Regarding the MCS, I often wonder whether it is not due to structural damage that occurred from years of B12 deficiency, either demylination, or breaking down of the lipid blood brain barrier. A metabolic dysfunction, like low levels of functional MTHF would sure be a lot quicker to heal than one that is structural.

One more minor thought. I had read that most CnCbl and some MeCbl is produced by GMO strains of bacteria. Anyone else heard this? I checked with my pharmaceutical compounder, and mine is not. I wonder if that could account for some of the variability in effectiveness between batches.
I appreciate all the thoughts and debates in this thread,

Blessings
Linda
 

dbkita

Senior Member
Messages
655
Having had this illness for twenty-eight years I long ago had to choose --after seeing nearly twenty doctors and undergoing untold number of their tests and unburdening myself of a lot of cash-- 'how I felt' over their tests as a better 'barometer' of what was actually going on with me health-wise. The other option was believing as they did, that I was 'fit as a fiddle'. I wasn't, but their scientific tests did not show it.

I first tried Yasko's method. Went from low bp to high bp. Felt worse. Abandoned it. Next, I tried Rich's protocol for several months. It did little or no good in the beginning and made me worse toward the end.

Then, I began Fredd's protocol while on an extended trip abroad. Though initially I got in trouble (low K, and difficulty balancing folate and mb12), I knew, whether good or bad, this was indeed a powerful therapy. This was evident from fleeting periods of crystal clear thought, something I completely thought impossible to experience again, from seeing my muscles regain their tone and strength almost weekly, from more energy and better mood, and finally from people asking what had I been doing while away to make me look and act so much healthier.

Sadly, I plateaued after about three months, but it was a great ride while it lasted. Haven't been able to figure out how to restart the healing (no longer require even a small amount of extra K) and the complexity of Fredd's method is probably its biggest shortcoming. But it is what it is, and nobody is being forced to try it.
When you say restart the healing what do you mean? Do you expect that the process is supposed to continue forever as a non-equilibrium phenomena and the body should always require high amounts of potassium? Have you had improvement in your symptoms? Has those improvements remained? Or by restart do you mean you take the same doses but now you relapsed? Just curious.
 

dbkita

Senior Member
Messages
655
Right, the Simplified Methylation Protocol improved 70% of people. All largely based on how they were feeling.

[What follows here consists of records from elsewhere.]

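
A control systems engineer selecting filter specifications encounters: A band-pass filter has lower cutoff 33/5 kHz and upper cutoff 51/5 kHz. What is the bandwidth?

Bandwidth = f_high - f_low
= 51/5 kHz - 33/5 kHz = 18/5 kHz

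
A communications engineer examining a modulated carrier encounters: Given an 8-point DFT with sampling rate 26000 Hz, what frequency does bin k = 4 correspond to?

The frequency of DFT bin k is: f_k = k * f_s / N
f_4 = 4 * 26000 / 8 = 13000 Hz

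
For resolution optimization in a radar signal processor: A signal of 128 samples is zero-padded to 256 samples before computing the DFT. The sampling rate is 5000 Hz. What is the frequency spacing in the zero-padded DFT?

Original DFT: N = 128, resolution = f_s/N = 5000/128 = 625/16 Hz
Zero-padded DFT: N = 256, resolution = f_s/N = 5000/256 = 625/32 Hz
Zero-padding interpolates the spectrum (finer frequency grid)
but does NOT improve the true spectral resolution (ability to resolve close frequencies).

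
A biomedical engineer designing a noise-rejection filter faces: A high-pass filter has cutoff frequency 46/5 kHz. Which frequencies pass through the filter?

A high-pass filter passes all frequencies above the cutoff frequency 46/5 kHz and attenuates lower frequencies.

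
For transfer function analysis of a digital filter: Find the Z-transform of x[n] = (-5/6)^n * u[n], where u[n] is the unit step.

The Z-transform of a^n * u[n] is z/(z-a) for |z| > |a|.
Here a = -5/6, so X(z) = z/(z - (-5/6)) = 6z/(6z + 5)
ROC: |z| > 5/6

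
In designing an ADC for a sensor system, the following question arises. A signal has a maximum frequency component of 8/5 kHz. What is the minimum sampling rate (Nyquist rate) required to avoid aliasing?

By the Nyquist-Shannon sampling theorem,
the minimum sampling rate (Nyquist rate) must be at least 2 * f_max.
Nyquist rate = 2 * 8/5 kHz = 16/5 kHz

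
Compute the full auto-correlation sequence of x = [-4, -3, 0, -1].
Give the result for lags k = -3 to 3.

r_xx[k] = sum_m x[m]*x[m+k], indexed from 0, for k = -3 to 3:
  r_xx[-3] = x[3]*x[0] = 4
  r_xx[-2] = x[2]*x[0] + x[3]*x[1] = 3
  r_xx[-1] = x[1]*x[0] + x[2]*x[1] + x[3]*x[2] = 12
  r_xx[0] = x[0]*x[0] + x[1]*x[1] + x[2]*x[2] + x[3]*x[3] = 26
  r_xx[1] = x[0]*x[1] + x[1]*x[2] + x[2]*x[3] = 12
  r_xx[2] = x[0]*x[2] + x[1]*x[3] = 3
  r_xx[3] = x[0]*x[3] = 4
r_xx = [4, 3, 12, 26, 12, 3, 4]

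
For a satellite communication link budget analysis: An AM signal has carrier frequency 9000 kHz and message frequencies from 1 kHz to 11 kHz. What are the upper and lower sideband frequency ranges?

Upper sideband (USB) = fc + [fm_low, fm_high] = 9000 + [1, 11] = [9001, 9011] kHz
Lower sideband (LSB) = fc - [fm_high, fm_low] = 9000 - [11, 1] = [8989, 8999] kHz
Total occupied spectrum: 8989 kHz to 9011 kHz (plus carrier at 9000 kHz)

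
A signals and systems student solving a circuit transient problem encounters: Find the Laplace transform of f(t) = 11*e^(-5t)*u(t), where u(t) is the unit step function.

Standard Laplace transform pair:
e^(-at)*u(t) <-> 1/(s+a)
With a = 5: L{11*e^(-5t)*u(t)} = 11/(s+5), ROC: Re(s) > -5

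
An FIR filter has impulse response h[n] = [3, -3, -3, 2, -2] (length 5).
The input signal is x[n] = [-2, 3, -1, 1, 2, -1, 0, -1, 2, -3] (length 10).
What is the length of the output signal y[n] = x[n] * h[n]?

For linear convolution, the output length is:
len(y) = len(x) + len(h) - 1 = 10 + 5 - 1 = 14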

However, your original Rich quote stated that the glutathione injections from 1999-2004 worked for most people and I think it's well documented that this isn't true.
Glutathione injections certainly messed me up. Those were in early 2010 and ironically Rich Vank while not necessarily recommending them to me via private communications was hopeful they would help. They were in fact a disaster since as I have outlined in another post on this thread I simply could not reassemble the component amino acids back into glutathione within the cell after transport across the membrane.